Jones, 45, and other self-described fanatics meet at the Days Inn off U.S. 11 each month to show off their tiny creations. He said a group of men decided to form the Tri State Scale Modelers Club, which is affiliated with the national group, in 1991.
The models built by those dedicated to the craft bear little resemblance to the ones that many children put together with parts from a box.
"The average modeler in this room will have the same number of tools as a good jeweler," said Jones, past president and co-founder of the club.
The members of the group pride themselves on tweaking box models to enhance realism. Some forego model kits altogether and use plastic strips to create their masterpieces.
Hagerstown resident David Monnett, a graphic artist, said he finds the hobby more challenging than most of his work.
"I find model building to be hardest," said Monnett, 33, the group's vice president. "I think it's an art form, really Everybody thinks just kids build models, and that's just not the case."
The modelers said they go to extreme lengths to ensure precision in their work. Some attend annual conventions that arrange special tours of military aircraft and Formula I race cars. Jones said this allows them to take note of tiny details that they might not find in books.
A modeler may take a jet fighter that comes in a box and refine it over a period of months, Jones said. Most store-bought model airplanes have very basic cockpits. But Jones said he adds small details, using material left over from other models or virgin plastic.
Jones said he also strives for maximum historical accuracy. When he picks a plane, he chooses a specific aircraft flown by a specific pilot. To individualize it, he said he adds insignias and replicates the chinks and marks of the real plane.

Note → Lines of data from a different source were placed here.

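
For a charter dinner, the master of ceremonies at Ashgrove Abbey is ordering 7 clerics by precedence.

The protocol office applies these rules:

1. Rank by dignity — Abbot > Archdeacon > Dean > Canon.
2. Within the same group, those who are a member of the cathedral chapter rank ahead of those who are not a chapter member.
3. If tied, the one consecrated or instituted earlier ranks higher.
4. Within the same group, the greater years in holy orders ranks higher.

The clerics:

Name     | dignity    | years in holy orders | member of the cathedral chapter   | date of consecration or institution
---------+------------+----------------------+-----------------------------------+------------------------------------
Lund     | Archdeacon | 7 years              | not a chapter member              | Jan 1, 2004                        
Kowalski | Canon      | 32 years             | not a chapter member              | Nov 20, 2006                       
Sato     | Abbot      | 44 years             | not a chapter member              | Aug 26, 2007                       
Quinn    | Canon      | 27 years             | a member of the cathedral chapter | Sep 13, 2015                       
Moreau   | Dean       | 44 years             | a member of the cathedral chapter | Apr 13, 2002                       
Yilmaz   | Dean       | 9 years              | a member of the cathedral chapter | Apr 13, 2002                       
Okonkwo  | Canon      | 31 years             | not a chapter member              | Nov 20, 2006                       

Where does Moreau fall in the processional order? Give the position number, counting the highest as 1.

3

By dignity: Sato (Abbot); then Lund (Archdeacon); then Moreau and Yilmaz (Dean); then Quinn, Kowalski and Okonkwo (Canon).
Moreau and Yilmaz are each a member of the cathedral chapter, so the next rule applies.
Moreau and Yilmaz both have date of consecration or institution Apr 13, 2002, so the next rule applies.
Among Moreau and Yilmaz, by years in holy orders (higher first): Moreau (44 years) before Yilmaz (9 years).
Among Quinn, Kowalski and Okonkwo, a member of the cathedral chapter before not a chapter member: Quinn (a member of the cathedral chapter) before Kowalski and Okonkwo (not a chapter member).
Kowalski and Okonkwo both have date of consecration or institution Nov 20, 2006, so the next rule applies.
Among Kowalski and Okonkwo, by years in holy orders (higher first): Kowalski (32 years) before Okonkwo (31 years).
Order: Sato, Lund, Moreau, Yilmaz, Quinn, Kowalski, Okonkwo. So position 3.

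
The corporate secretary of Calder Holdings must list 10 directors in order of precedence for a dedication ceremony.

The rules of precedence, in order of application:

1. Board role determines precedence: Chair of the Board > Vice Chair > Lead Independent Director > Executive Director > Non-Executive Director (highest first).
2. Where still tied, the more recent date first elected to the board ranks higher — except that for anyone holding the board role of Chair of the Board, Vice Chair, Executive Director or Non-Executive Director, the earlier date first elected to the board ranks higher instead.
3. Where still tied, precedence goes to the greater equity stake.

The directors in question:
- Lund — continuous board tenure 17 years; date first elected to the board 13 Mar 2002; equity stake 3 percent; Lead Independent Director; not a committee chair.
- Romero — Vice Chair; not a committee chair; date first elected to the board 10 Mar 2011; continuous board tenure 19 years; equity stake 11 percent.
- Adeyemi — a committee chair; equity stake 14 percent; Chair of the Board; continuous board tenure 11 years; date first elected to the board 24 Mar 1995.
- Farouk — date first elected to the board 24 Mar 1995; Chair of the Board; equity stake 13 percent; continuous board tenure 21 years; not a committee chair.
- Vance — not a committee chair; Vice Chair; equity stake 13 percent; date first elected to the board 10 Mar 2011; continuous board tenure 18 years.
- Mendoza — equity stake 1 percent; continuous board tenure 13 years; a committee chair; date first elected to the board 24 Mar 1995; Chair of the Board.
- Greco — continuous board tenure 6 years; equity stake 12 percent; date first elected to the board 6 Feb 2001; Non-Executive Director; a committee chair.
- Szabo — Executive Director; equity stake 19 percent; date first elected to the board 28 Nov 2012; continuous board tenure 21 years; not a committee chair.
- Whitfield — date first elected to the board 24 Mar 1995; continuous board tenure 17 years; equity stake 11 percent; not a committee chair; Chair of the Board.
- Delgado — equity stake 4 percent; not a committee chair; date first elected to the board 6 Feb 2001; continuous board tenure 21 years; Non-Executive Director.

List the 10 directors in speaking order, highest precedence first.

Adeyemi, Farouk, Whitfield, Mendoza, Vance, Romero, Lund, Szabo, Greco, Delgado

By board role: Adeyemi, Farouk, Whitfield and Mendoza (Chair of the Board); then Vance and Romero (Vice Chair); then Lund (Lead Independent Director); then Szabo (Executive Director); then Greco and Delgado (Non-Executive Director).
Adeyemi, Farouk, Whitfield and Mendoza all have date first elected to the board 24 Mar 1995, so the next rule applies.
Among Adeyemi, Farouk, Whitfield and Mendoza, by equity stake (higher first): Adeyemi (14 percent) before Farouk (13 percent) before Whitfield (11 percent) before Mendoza (1 percent).
Vance and Romero both have date first elected to the board 10 Mar 2011, so the next rule applies.
Among Vance and Romero, by equity stake (higher first): Vance (13 percent) before Romero (11 percent).
Greco and Delgado both have date first elected to the board 6 Feb 2001, so the next rule applies.
Among Greco and Delgado, by equity stake (higher first): Greco (12 percent) before Delgado (4 percent).
Full order: Adeyemi, Farouk, Whitfield, Mendoza, Vance, Romero, Lund, Szabo, Greco, Delgado.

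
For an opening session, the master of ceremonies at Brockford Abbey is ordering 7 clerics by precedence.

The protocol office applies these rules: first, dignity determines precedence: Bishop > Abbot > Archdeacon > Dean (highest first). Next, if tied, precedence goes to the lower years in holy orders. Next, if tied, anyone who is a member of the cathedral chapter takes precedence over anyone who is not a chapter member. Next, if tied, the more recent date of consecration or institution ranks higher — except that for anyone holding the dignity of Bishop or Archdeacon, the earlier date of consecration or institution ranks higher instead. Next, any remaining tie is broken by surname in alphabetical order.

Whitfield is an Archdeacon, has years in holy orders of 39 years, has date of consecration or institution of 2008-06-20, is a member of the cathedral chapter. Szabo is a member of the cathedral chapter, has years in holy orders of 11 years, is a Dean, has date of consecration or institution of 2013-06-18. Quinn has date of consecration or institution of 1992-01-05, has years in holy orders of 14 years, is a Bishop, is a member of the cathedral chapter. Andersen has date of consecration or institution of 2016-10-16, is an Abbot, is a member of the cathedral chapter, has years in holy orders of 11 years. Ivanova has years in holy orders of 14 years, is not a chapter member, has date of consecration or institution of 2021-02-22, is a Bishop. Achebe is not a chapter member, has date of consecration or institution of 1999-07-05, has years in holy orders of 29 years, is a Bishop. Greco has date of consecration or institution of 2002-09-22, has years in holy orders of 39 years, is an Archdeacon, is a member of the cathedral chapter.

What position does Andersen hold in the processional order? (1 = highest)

4

By dignity: Quinn, Ivanova and Achebe (Bishop); then Andersen (Abbot); then Greco and Whitfield (Archdeacon); then Szabo (Dean).
Among Quinn, Ivanova and Achebe, by years in holy orders (lower first): Quinn and Ivanova (14 years) before Achebe (29 years).
Among Quinn and Ivanova, a member of the cathedral chapter before not a chapter member: Quinn (a member of the cathedral chapter) before Ivanova (not a chapter member).
Greco and Whitfield both have years in holy orders 39 years, so the next rule applies.
Greco and Whitfield are each a member of the cathedral chapter, so the next rule applies.
Among Greco and Whitfield, by date of consecration or institution (earlier first) (reversed rule for this group): Greco (2002-09-22) before Whitfield (2008-06-20).
Order: Quinn, Ivanova, Achebe, Andersen, Greco, Whitfield, Szabo. So position 4.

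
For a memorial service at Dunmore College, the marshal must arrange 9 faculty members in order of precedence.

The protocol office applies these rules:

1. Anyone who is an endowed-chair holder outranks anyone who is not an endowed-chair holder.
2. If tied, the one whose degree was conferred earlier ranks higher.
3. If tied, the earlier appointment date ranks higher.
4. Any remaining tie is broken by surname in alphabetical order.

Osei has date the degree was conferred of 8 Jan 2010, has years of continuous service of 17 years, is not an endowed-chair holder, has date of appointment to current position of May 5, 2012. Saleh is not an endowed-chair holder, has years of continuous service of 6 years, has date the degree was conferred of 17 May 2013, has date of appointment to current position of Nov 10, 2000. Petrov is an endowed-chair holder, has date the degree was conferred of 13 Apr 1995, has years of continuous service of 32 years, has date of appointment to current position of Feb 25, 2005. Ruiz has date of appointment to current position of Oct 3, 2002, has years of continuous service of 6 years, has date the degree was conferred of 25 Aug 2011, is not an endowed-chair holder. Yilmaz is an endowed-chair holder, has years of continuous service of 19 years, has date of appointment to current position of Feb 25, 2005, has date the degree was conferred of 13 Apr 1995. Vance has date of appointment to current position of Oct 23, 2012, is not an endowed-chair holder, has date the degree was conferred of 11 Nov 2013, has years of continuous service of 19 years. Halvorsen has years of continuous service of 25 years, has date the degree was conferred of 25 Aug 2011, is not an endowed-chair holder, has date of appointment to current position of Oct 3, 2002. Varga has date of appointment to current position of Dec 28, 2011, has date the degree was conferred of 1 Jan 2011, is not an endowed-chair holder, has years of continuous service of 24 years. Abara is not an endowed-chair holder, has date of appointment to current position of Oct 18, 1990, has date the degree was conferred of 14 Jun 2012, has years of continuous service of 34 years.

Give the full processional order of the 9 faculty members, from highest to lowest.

Petrov, Yilmaz, Osei, Varga, Halvorsen, Ruiz, Abara, Saleh, Vance

By the first rule: Petrov and Yilmaz (both an endowed-chair holder); then Osei, Varga, Halvorsen, Ruiz, Abara, Saleh and Vance (each not an endowed-chair holder).
Petrov and Yilmaz both have date the degree was conferred 13 Apr 1995, so the next rule applies.
Petrov and Yilmaz both have date of appointment to current position Feb 25, 2005, so the next rule applies.
Among Petrov and Yilmaz, alphabetically by surname: Petrov before Yilmaz.
Among Osei, Varga, Halvorsen, Ruiz, Abara, Saleh and Vance, by date the degree was conferred (earlier first): Osei (8 Jan 2010) before Varga (1 Jan 2011) before Halvorsen and Ruiz (25 Aug 2011) before Abara (14 Jun 2012) before Saleh (17 May 2013) before Vance (11 Nov 2013).
Halvorsen and Ruiz both have date of appointment to current position Oct 3, 2002, so the next rule applies.
Among Halvorsen and Ruiz, alphabetically by surname: Halvorsen before Ruiz.
Full order: Petrov, Yilmaz, Osei, Varga, Halvorsen, Ruiz, Abara, Saleh, Vance.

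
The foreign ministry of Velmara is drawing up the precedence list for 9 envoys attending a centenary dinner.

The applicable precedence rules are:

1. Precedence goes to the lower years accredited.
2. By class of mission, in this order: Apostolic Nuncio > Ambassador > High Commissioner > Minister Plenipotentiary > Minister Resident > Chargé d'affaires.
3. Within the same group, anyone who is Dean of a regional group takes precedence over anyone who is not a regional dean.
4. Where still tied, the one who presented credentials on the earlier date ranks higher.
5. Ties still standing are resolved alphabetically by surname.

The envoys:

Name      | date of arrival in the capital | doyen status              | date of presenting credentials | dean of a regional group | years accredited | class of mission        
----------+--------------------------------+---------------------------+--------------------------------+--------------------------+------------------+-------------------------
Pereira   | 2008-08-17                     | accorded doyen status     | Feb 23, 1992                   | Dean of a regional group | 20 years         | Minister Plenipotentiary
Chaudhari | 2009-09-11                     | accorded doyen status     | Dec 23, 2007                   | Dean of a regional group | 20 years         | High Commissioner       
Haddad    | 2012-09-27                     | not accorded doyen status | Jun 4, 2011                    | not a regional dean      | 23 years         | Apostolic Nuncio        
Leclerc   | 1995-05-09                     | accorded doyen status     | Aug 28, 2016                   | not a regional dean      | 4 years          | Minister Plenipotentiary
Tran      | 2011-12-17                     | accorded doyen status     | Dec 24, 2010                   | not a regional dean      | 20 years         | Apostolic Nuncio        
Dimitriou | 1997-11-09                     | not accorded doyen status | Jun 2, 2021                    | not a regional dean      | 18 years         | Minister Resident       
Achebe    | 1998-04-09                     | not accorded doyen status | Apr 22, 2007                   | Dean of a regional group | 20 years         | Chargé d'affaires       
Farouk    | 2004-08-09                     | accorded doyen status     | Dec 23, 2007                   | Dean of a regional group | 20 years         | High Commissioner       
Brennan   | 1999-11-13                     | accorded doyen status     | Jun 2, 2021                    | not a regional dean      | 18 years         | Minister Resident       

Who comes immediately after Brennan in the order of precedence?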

Jones said it is important that the plane does not look like it just came off the assembly line.
"What you're trying to do is make it look like someone shrank the real airplane or real boat or real car," he said.
Such detail, while unimportant to casual hobbyists, is essential for those who compete, Jones said. He and several other group members enter models in fiercely competitive contests in which the tiniest flaw can make the difference.
Wayne Wachsmuth, 62, a retired lieutenant colonel in the Air Force with more than 6,000 hours of flying experience, helped write the judging rules for national competitions. For 12 years, he was the chief judge and chairman of the contest committee.
Like many, he developed an interest in models as a child. The Shippensburg, Pa., resident said he has more projects going than he knows what to do with.
"None of us will ever live long enough to complete all our models - and we know it," he said.
Many of the group's members come from military backgrounds, Jones said. Models provide an outlet for those who long for the multimillion machines they once worked with every day.
"Can't afford a real B-51," said Maugansville resident Steve Mesner, 43.
Some have a more personal attachment to their creations than others.
Bill Woodal, for example, recently completed building a model of his oil tank. He said he decided to build it when a model company introduced a replica of the truck he drives for Chemical Leaman Tank Lines in Hagerstown.
Using a tailpipe and measurements of the real McCoy, Woodal, 48, said he worked off and on for about a year.
"They came out with a model of my truck and I just put the tank with it," he said.